So, You've Decided to Write a Book

                So, you want to enter the high-paced, action-packed world of literature as an author. Congratulations on taking the first of many (many, many, many) steps toward creating a published work. Here, we’ll walk through some of the fundamentals to keep in mind as your journey kicks off. Just [Redacted for your own sanity] steps left to go to publication, so let’s get started!


Everything You’ve Read About Writing Might Be Wrong (For You)

                Here’s the thing about the act of writing: it is deeply personal. While there are things in the structures of a novel we can all point to and agree on, the act of actually making one tends to vary wildly. This is why I open pretty much ever entry about my own process with the huge caveat “This might not work for you” at the top.

                There is no single piece of advice I can give you more important than this: Your process will be your own. By all means use the authors you admire as starting off points, try their production methods and see how it works for you. Just don’t stick to them like they’re gospel. If writing for an hour a day gets you better results than putting a minimum thousand words down daily, then go with that, even if it isn’t what your particular inspiration does.

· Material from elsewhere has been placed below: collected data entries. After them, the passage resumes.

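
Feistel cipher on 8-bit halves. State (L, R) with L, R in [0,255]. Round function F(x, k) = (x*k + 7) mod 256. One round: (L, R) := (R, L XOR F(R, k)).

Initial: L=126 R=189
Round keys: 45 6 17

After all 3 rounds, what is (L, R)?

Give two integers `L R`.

Round 1 (k=45): L=189 R=62
Round 2 (k=6): L=62 R=198
Round 3 (k=17): L=198 R=19

Answer: 198 19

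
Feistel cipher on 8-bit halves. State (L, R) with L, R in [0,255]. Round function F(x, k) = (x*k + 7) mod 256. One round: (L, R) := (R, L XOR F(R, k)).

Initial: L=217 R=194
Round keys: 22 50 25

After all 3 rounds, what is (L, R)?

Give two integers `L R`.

Round 1 (k=22): L=194 R=106
Round 2 (k=50): L=106 R=121
Round 3 (k=25): L=121 R=178

Answer: 121 178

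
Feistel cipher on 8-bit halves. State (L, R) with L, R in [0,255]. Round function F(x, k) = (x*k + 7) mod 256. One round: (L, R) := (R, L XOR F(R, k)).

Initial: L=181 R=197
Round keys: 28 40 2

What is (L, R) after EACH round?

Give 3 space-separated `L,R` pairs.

Round 1 (k=28): L=197 R=38
Round 2 (k=40): L=38 R=50
Round 3 (k=2): L=50 R=77

Answer: 197,38 38,50 50,77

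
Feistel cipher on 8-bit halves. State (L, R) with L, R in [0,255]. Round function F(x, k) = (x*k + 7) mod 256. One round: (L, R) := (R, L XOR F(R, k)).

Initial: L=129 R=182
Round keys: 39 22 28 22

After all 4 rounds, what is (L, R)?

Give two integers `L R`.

Round 1 (k=39): L=182 R=64
Round 2 (k=22): L=64 R=49
Round 3 (k=28): L=49 R=35
Round 4 (k=22): L=35 R=56

Answer: 35 56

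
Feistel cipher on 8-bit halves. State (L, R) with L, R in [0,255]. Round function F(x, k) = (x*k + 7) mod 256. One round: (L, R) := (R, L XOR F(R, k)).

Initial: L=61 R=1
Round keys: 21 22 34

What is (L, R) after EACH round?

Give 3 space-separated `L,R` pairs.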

                It’s going to be a lot of trial and error to figure out what method of writing works optimally for you, and the answer might very well change over the years. From outlining, to character development, to writing, to editing; every book has several phases that you’ll slowly find your favorite ways to handle. Be open, be experimental, and be honest with yourself about the results. Ultimately, when you find a method that results in work you’re proud of, keep chasing that.


Your First Book(s) Will Be Bad

                There’s a bizarre expectation in the arts, people genuinely think that if they’re destined for greatness it will be apparent from the moment they touch the keyboard/canvas/strings/etc. For reference, that makes about as much sense as expecting to win a marathon on your first run. Arts aren’t magic, they’re a skill like any other, and that means they require training to improve.

                Yes, the first book you write will almost certainly suck. Mine did, as did those of every other author I’ve spoken to on the topic. That’s okay. More than okay, really. Necessary. Writing is a skill that improves, as most skills do, the more you practice. It’s going to take you a fair bit of writing to start finding your own voice, seeing your weaknesses, and figuring out how you like to structure a plot. This is where a lot of folks fall off, thinking they have no talent because the works aren’t immediately coming together, but don’t be misled. You write good books by doing the bad ones until you improve.

                While these might be great pieces to take to a workshop or critique group, you’ll likely want to hold off on publishing until you’ve reached a point where you feel more comfortable with your skills. For starting out, focus on learning, figuring out where you shine brightest and where you need more polish. These are the kinds of fundamentals that you’ll be working on through your whole career, so best to get started early.


Ground Your Expectations

                I don’t want to say “rein in” because the truth is this career does have a pretty high ceiling, so there aren’t many dreams that are too outrageous. However, the number of writers who’ll ever hit that level are so few they might as well be pictures of Mr. Rogers angry: rare if not mythical. While the movie depictions of writers as wealthy wordy charmers is nice, it’s also crazy off base. Ignoring the fact that the majority of writers skew toward introversion, it’s a job like any other. We (hopefully) make enough to stay in the black year after year, but the crazy money slides to the household-names.

                Same goes for aspects like fame, clout, opportunities, so on. Would those be cool? Sure. Are they what mark a successful writing career? Holy shit I hope not. In the real sense, a successful writing career is something you have to define for yourself. Maybe it’s getting one book out, or professionally published; whatever goal you set and accomplish. But speaking in very broad terms, a large portion of writers would consider the benchmark of success to be living off your work as a writer.

                I don’t say that to imply it’s a box you need to check, rather just to demonstrate how much ground there is to cover between writing those first words and the household-name dreams. There are entire levels of success to work through before hitting that point. Try and aim for something hittable in the early days, accomplishable goals that will put you further down the path. You get there a step at a time, so keep focus on what your next moves are.


Keep It Fun

                At the end of the day, this isn’t the job the get into if you want to chase fame, fortune, or stability. There are much better avenues to all those things than literature. What we do have going for us, however, is that we love what we do. The joy of getting to create and share your work is incredible, and for some folks one taste is all it takes to get hooked.

                That’s what I mean by “Keep it Fun”. The story can be as serious or light as you want, what matters is that you’re enjoying the act of creation. When you hit a hurdle or a crossroads, especially in the early experimental days, veer into whatever option makes you the most excited. It might seem silly, but learning to steer into the fun is a big helper in making books that excite you, and in hanging onto the enjoyment even as the years stack up.